Medicaid recipients can choose to receive long-term care services in a variety of settings, including at home, in adult day centers, adult family homes, assisted living facilities, or skilled nursing facilities (SNFs). Skilled nursing facilities are regulated by the Department of Social and Health Services (DSHS) and provide a range of services such as 24-hour nursing care, personal care, therapy, nutrition management, and more for residents requiring significant medical and personal attention.
The Medicaid payment rates for SNFs in Washington are determined by the DSHS on an individual facility basis, reflecting the care needs of the facility's residents.

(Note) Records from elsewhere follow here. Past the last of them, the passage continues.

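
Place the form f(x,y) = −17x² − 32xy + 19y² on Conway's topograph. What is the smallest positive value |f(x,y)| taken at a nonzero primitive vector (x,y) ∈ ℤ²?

descent: ρ → (19,32,-17)  [lands on river]
river: ρ → (-17,36,15)
river: ρ → (15,24,-29)
river: ρ → (-29,34,10)
river: ρ → (10,46,-5)
river: ρ → (-5,44,19)
closes: descent 1, river 6
min |a| on river = 5

5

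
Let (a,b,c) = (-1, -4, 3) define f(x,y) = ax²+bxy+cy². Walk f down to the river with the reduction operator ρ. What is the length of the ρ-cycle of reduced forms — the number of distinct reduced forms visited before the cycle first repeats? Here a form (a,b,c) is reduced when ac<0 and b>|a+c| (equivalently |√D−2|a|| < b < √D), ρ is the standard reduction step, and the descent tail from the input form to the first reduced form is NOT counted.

D = 28, ⌊√D⌋ = 5
descent: ρ → (3,4,-1)  [lands on river]
river: ρ → (-1,4,3)
river: ρ → (3,2,-2)
river: ρ → (-2,2,3)
ρ-cycle length = 4 (tail of 1 descent step not counted)

4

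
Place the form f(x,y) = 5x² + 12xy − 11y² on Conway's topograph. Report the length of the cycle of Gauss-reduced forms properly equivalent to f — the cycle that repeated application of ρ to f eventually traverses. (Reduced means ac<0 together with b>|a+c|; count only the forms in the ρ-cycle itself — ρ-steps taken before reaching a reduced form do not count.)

D = 364, ⌊√D⌋ = 19
river: ρ → (-11,10,6)
river: ρ → (6,14,-7)
river: ρ → (-7,14,6)
river: ρ → (6,10,-11)
river: ρ → (-11,12,5)
river: ρ → (5,18,-2)
river: ρ → (-2,18,5)
river: ρ → (5,12,-11)
ρ-cycle length = 8 (tail of 0 descent steps not counted)

8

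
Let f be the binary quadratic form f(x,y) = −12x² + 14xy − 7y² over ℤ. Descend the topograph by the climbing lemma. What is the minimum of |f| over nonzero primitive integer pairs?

translate: b→10 (≡-14 mod 24), so (12,-14,7)→(12,10,5)
flip: (12,10,5)→(5,-10,12)
translate: b→0 (≡-10 mod 10), so (5,-10,12)→(5,0,7)
reduced (well bottom): (5,0,7) with a≤c, −a<b≤a
well minimum |f| = |-5| = 5 (negative-definite)

5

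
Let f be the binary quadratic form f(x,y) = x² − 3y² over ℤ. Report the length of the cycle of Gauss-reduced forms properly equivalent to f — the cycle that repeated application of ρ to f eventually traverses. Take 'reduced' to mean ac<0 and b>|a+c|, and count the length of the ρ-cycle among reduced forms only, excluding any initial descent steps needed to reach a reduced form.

D = 12, ⌊√D⌋ = 3
descent: ρ → (-3,0,1)
descent: ρ → (1,2,-2)  [lands on river]
river: ρ → (-2,2,1)
ρ-cycle length = 2 (tail of 2 descent steps not counted)

2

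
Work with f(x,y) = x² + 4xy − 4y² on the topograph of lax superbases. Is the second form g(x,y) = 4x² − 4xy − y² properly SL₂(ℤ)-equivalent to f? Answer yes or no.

D₁ = 32, D₂ = 32
river cycle of f (length 2): (-4, 4, 1), (1, 4, -4)
river cycle of g (length 2): (-1, 4, 4), (4, 4, -1)
cycles differ ⇒ inequivalent

no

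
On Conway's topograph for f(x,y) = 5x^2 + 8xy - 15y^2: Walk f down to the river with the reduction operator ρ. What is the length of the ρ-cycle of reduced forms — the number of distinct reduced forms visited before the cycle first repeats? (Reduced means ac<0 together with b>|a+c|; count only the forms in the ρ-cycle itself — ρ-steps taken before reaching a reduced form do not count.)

D = 364, ⌊√D⌋ = 19
descent: ρ → (-15,-8,5)
descent: ρ → (5,18,-2)  [lands on river]
river: ρ → (-2,18,5)
river: ρ → (5,12,-11)
river: ρ → (-11,10,6)
river: ρ → (6,14,-7)
river: ρ → (-7,14,6)
river: ρ → (6,10,-11)
river: ρ → (-11,12,5)
ρ-cycle length = 8 (tail of 2 descent steps not counted)

8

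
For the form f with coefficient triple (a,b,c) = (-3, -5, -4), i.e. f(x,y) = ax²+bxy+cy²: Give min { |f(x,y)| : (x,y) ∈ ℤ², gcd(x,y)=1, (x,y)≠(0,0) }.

translate: b→-1 (≡5 mod 6), so (3,5,4)→(3,-1,2)
flip: (3,-1,2)→(2,1,3)
reduced (well bottom): (2,1,3) with a≤c, −a<b≤a
well minimum |f| = |-2| = 2 (negative-definite)

2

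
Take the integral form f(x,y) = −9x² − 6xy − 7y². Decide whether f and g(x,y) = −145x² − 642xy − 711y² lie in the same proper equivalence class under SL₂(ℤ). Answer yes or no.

D₁ = -216, D₂ = -216
f is negative-definite; reduce −f:
−f: flip: (9,6,7)→(7,-6,9)
−f: reduced (well bottom): (7,-6,9) with a≤c, −a<b≤a
flip sign back: reduced form of f is (-7,6,-9)
g is negative-definite; reduce −g:
−g: translate: b→62 (≡642 mod 290), so (145,642,711)→(145,62,7)
−g: flip: (145,62,7)→(7,-62,145)
−g: translate: b→-6 (≡-62 mod 14), so (7,-62,145)→(7,-6,9)
−g: reduced (well bottom): (7,-6,9) with a≤c, −a<b≤a
flip sign back: reduced form of g is (-7,6,-9)
reduced forms (-7, 6, -9) vs (-7, 6, -9) ⇒ equivalent

yes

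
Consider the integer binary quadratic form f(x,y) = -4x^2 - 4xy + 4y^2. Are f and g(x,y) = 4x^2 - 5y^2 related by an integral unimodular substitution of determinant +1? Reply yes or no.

D₁ = 80, D₂ = 80
river cycle of f (length 2): (4, 4, -4), (-4, 4, 4)
river cycle of g (length 2): (4, 8, -1), (-1, 8, 4)
cycles differ ⇒ inequivalent

no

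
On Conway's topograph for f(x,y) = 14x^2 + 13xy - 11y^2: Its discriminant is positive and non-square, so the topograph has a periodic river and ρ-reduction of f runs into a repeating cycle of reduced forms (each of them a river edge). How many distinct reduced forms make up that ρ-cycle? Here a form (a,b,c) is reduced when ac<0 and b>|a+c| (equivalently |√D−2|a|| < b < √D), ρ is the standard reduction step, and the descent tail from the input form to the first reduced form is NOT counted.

D = 785, ⌊√D⌋ = 28
river: ρ → (-11,9,16)
river: ρ → (16,23,-4)
river: ρ → (-4,25,10)
river: ρ → (10,15,-14)
river: ρ → (-14,13,11)
river: ρ → (11,9,-16)
river: ρ → (-16,23,4)
river: ρ → (4,25,-10)
river: ρ → (-10,15,14)
river: ρ → (14,13,-11)
ρ-cycle length = 10 (tail of 0 descent steps not counted)

10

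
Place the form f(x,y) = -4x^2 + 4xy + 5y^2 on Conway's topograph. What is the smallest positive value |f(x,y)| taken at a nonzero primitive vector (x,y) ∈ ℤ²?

river: ρ → (5,6,-3)
river: ρ → (-3,6,5)
river: ρ → (5,4,-4)
river: ρ → (-4,4,5)
closes: descent 0, river 4
min |a| on river = 3

3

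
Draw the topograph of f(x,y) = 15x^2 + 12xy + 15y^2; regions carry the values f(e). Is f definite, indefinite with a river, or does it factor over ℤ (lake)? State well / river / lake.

D = b²−4ac = 12² − 4·15·15 = -756
D < 0 ⇒ definite ⇒ every region one sign ⇒ single well

well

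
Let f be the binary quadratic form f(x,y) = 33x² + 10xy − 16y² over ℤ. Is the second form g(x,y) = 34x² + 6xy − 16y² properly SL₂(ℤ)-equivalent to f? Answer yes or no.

D₁ = 2212, D₂ = 2212
river cycle of f (length 26): (-16, 22, 27), (27, 32, -11), (-11, 34, 24), (24, 14, -21), (-21, 28, 17), (17, 40, -9), (-9, 32, 33), (33, 34, -8), (-8, 46, 3), (3, 44, -23), … (16 more)
river cycle of g (length 26): (-16, 26, 24), (24, 22, -18), (-18, 14, 28), (28, 42, -4), (-4, 46, 6), (6, 38, -32), (-32, 26, 12), (12, 46, -2), (-2, 46, 12), (12, 26, -32), … (16 more)
cycles differ ⇒ inequivalent

no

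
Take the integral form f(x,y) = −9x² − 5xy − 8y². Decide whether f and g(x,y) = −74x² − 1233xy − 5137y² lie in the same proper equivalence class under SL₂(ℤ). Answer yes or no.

D₁ = -263, D₂ = -263
f is negative-definite; reduce −f:
−f: flip: (9,5,8)→(8,-5,9)
−f: reduced (well bottom): (8,-5,9) with a≤c, −a<b≤a
flip sign back: reduced form of f is (-8,5,-9)
g is negative-definite; reduce −g:
−g: translate: b→49 (≡1233 mod 148), so (74,1233,5137)→(74,49,9)
−g: flip: (74,49,9)→(9,-49,74)
−g: translate: b→5 (≡-49 mod 18), so (9,-49,74)→(9,5,8)
−g: flip: (9,5,8)→(8,-5,9)
−g: reduced (well bottom): (8,-5,9) with a≤c, −a<b≤a
flip sign back: reduced form of g is (-8,5,-9)
reduced forms (-8, 5, -9) vs (-8, 5, -9) ⇒ equivalent

yes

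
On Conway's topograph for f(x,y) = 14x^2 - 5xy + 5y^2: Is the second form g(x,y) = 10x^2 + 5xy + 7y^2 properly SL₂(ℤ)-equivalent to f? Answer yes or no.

D₁ = -255, D₂ = -255
f: flip: (14,-5,5)→(5,5,14)
f: reduced (well bottom): (5,5,14) with a≤c, −a<b≤a
g: flip: (10,5,7)→(7,-5,10)
g: reduced (well bottom): (7,-5,10) with a≤c, −a<b≤a
reduced forms (5, 5, 14) vs (7, -5, 10) ⇒ inequivalent

no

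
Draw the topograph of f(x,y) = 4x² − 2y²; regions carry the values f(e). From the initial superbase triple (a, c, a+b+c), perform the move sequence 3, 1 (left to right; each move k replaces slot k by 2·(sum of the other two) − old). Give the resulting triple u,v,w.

start (4,-2,2) = (f(1,0),f(0,1),f(1,1))
replace slot 3: 2·(4+(-2)) − 2 = 2 → (4,-2,2)
replace slot 1: 2·((-2)+2) − 4 = -4 → (-4,-2,2)

-4,-2,2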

The methodology for calculating these rates includes components for direct care, indirect care, capital costs, and a quality incentive. Notably, the direct care component, which covers nursing and related services, is updated biannually to ensure it aligns with the care requirements of residents with more complex health conditions.
A key factor in setting these payment rates is the case mix system, which assesses the care intensity needed by each resident. This system categorizes residents based on their health conditions and care requirements, influencing the adjustment of direct care payment rates for facilities to match the diversity in resident needs.

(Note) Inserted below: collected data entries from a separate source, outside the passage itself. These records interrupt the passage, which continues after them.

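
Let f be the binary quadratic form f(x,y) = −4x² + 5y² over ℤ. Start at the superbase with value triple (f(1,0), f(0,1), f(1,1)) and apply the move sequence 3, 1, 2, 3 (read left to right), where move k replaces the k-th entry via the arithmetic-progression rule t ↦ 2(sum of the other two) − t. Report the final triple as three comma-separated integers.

start (-4,5,1) = (f(1,0),f(0,1),f(1,1))
replace slot 3: 2·((-4)+5) − 1 = 1 → (-4,5,1)
replace slot 1: 2·(5+1) − (-4) = 16 → (16,5,1)
replace slot 2: 2·(16+1) − 5 = 29 → (16,29,1)
replace slot 3: 2·(16+29) − 1 = 89 → (16,29,89)

16,29,89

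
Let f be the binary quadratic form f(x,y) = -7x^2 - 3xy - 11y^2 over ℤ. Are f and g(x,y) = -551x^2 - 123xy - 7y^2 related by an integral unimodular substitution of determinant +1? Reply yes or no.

D₁ = -299, D₂ = -299
f is negative-definite; reduce −f:
−f: reduced (well bottom): (7,3,11) with a≤c, −a<b≤a
flip sign back: reduced form of f is (-7,-3,-11)
g is negative-definite; reduce −g:
−g: flip: (551,123,7)→(7,-123,551)
−g: translate: b→3 (≡-123 mod 14), so (7,-123,551)→(7,3,11)
−g: reduced (well bottom): (7,3,11) with a≤c, −a<b≤a
flip sign back: reduced form of g is (-7,-3,-11)
reduced forms (-7, -3, -11) vs (-7, -3, -11) ⇒ equivalent

yes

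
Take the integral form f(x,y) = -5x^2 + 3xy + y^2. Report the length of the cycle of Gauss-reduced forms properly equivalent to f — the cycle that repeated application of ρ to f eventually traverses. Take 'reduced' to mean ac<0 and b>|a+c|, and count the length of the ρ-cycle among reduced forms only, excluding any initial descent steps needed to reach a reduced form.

D = 29, ⌊√D⌋ = 5
descent: ρ → (1,5,-1)  [lands on river]
river: ρ → (-1,5,1)
ρ-cycle length = 2 (tail of 1 descent step not counted)

2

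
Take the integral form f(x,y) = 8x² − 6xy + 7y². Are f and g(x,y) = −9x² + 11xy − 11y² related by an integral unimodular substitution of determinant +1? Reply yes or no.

D₁ = -188, D₂ = -275
discriminants differ ⇒ not SL₂(ℤ)-equivalent

no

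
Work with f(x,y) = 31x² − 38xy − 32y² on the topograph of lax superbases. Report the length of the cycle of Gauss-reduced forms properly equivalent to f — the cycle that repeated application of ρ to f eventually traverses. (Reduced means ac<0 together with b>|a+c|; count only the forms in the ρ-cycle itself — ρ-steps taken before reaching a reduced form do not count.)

D = 5412, ⌊√D⌋ = 73
descent: ρ → (-32,38,31)  [lands on river]
river: ρ → (31,24,-39)
river: ρ → (-39,54,16)
river: ρ → (16,42,-57)
river: ρ → (-57,72,1)
river: ρ → (1,72,-57)
river: ρ → (-57,42,16)
river: ρ → (16,54,-39)
river: ρ → (-39,24,31)
river: ρ → (31,38,-32)
river: ρ → (-32,26,37)
river: ρ → (37,48,-21)
river: ρ → (-21,36,49)
river: ρ → (49,62,-8)
river: ρ → (-8,66,33)
river: ρ → (33,66,-8)
river: ρ → (-8,62,49)
river: ρ → (49,36,-21)
river: ρ → (-21,48,37)
river: ρ → (37,26,-32)
ρ-cycle length = 20 (tail of 1 descent step not counted)

20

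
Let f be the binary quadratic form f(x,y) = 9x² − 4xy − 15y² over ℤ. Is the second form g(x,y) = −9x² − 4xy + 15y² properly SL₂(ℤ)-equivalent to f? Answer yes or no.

D₁ = 556, D₂ = 556
river cycle of f (length 18): (9, 14, -10), (-10, 6, 13), (13, 20, -3), (-3, 22, 6), (6, 14, -15), (-15, 16, 5), (5, 14, -18), (-18, 22, 1), (1, 22, -18), (-18, 14, 5), … (8 more)
river cycle of g (length 18): (-9, 14, 10), (10, 6, -13), (-13, 20, 3), (3, 22, -6), (-6, 14, 15), (15, 16, -5), (-5, 14, 18), (18, 22, -1), (-1, 22, 18), (18, 14, -5), … (8 more)
cycles differ ⇒ inequivalent

no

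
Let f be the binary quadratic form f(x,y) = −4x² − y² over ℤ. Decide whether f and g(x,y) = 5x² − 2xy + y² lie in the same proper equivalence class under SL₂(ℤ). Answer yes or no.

D₁ = -16, D₂ = -16
f is negative-definite; reduce −f:
−f: flip: (4,0,1)→(1,0,4)
−f: reduced (well bottom): (1,0,4) with a≤c, −a<b≤a
flip sign back: reduced form of f is (-1,0,-4)
g: flip: (5,-2,1)→(1,2,5)
g: translate: b→0 (≡2 mod 2), so (1,2,5)→(1,0,4)
g: reduced (well bottom): (1,0,4) with a≤c, −a<b≤a
reduced forms (-1, 0, -4) vs (1, 0, 4) ⇒ inequivalent

no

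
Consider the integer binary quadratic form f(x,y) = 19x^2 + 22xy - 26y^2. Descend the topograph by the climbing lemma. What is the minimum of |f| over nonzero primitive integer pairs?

river: ρ → (-26,30,15)
river: ρ → (15,30,-26)
river: ρ → (-26,22,19)
river: ρ → (19,16,-29)
river: ρ → (-29,42,6)
river: ρ → (6,42,-29)
river: ρ → (-29,16,19)
river: ρ → (19,22,-26)
closes: descent 0, river 8
min |a| on river = 6

6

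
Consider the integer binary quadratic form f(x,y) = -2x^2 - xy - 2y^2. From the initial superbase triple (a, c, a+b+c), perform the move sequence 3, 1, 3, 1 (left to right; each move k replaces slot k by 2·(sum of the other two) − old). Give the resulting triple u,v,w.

start (-2,-2,-5) = (f(1,0),f(0,1),f(1,1))
replace slot 3: 2·((-2)+(-2)) − (-5) = -3 → (-2,-2,-3)
replace slot 1: 2·((-2)+(-3)) − (-2) = -8 → (-8,-2,-3)
replace slot 3: 2·((-8)+(-2)) − (-3) = -17 → (-8,-2,-17)
replace slot 1: 2·((-2)+(-17)) − (-8) = -30 → (-30,-2,-17)

-30,-2,-17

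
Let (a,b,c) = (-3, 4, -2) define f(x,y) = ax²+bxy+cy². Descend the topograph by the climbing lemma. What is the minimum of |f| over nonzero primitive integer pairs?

translate: b→2 (≡-4 mod 6), so (3,-4,2)→(3,2,1)
flip: (3,2,1)→(1,-2,3)
translate: b→0 (≡-2 mod 2), so (1,-2,3)→(1,0,2)
reduced (well bottom): (1,0,2) with a≤c, −a<b≤a
well minimum |f| = |-1| = 1 (negative-definite)

1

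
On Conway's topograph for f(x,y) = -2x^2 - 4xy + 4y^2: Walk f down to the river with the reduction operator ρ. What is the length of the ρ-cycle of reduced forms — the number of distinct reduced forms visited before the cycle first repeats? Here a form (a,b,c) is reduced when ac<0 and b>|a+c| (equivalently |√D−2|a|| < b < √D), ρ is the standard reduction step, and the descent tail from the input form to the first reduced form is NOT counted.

D = 48, ⌊√D⌋ = 6
descent: ρ → (4,4,-2)  [lands on river]
river: ρ → (-2,4,4)
ρ-cycle length = 2 (tail of 1 descent step not counted)

2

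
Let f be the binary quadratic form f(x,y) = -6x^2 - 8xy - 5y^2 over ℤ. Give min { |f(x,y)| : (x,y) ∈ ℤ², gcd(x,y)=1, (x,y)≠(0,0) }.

translate: b→-4 (≡8 mod 12), so (6,8,5)→(6,-4,3)
flip: (6,-4,3)→(3,4,6)
translate: b→-2 (≡4 mod 6), so (3,4,6)→(3,-2,5)
reduced (well bottom): (3,-2,5) with a≤c, −a<b≤a
well minimum |f| = |-3| = 3 (negative-definite)

3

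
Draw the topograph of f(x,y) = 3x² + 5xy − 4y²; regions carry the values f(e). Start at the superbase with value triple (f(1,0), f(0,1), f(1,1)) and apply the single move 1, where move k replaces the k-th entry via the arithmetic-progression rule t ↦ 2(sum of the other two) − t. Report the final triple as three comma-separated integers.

start (3,-4,4) = (f(1,0),f(0,1),f(1,1))
replace slot 1: 2·((-4)+4) − 3 = -3 → (-3,-4,4)

-3,-4,4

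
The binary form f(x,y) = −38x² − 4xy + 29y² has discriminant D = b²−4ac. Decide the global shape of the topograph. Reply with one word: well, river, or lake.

D = b²−4ac = (-4)² − 4·(-38)·29 = 4424
D > 0 non-square ⇒ indefinite ⇒ periodic river

river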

Until recently, the Resource Utilization Group (RUG) scores from the Centers for Medicare and Medicaid Services (CMS) were used by the State of Washington and the DSHS for determining nursing facility rates. These scores were based on the amount of therapy and services provided to residents.
In 2019 the CMS began transitioning to the Patient-Driven Payment Model (PDPM), a different approach that considers the individual characteristics and needs of residents rather than the volume of services they receive. This model was fully implemented by September 30, 2023, marking a shift from RUG scores to the PDPM for calculating nursing facility payments. The transition reflects a change in methodology with the intention of aligning payment more closely with resident needs, although it represents a significant adjustment in how care requirements are assessed and funded.
Starting July 1, 2024, the DSHS must implement a new case mix method informed by CMS data to adjust facility rates. A new case mix adjustment method will be created upon discontinuation of Resource Utilization Group scores, using the patient-driven payment model. Preliminary and final reports are due by December 1, 2024, and December 1, 2026, respectively, to outline the implementation plan and assess impact. Case weights will be based on finalized case mix weights published by the CMS.
(In support) It is important to implement the Patient-Driven Payment Model (PDPM) this year. The state needs to shift its policy towards reimbursing based on the severity of patients' conditions and aligning with updates from the federal government. There is a need for flexibility in the statute to set nursing facility rates by July 1, 2024. This would require seeking authority again next year to move away from outdated Resource Utilization Group (RUG) data. The implications of the striking amendment on future budgets are unknown.
(Opposed) None.
Peter Graham, Department of Social and Health Services Aging and Long-Term Support Administration; and Jeff Gombosky, Washington Health Care Association.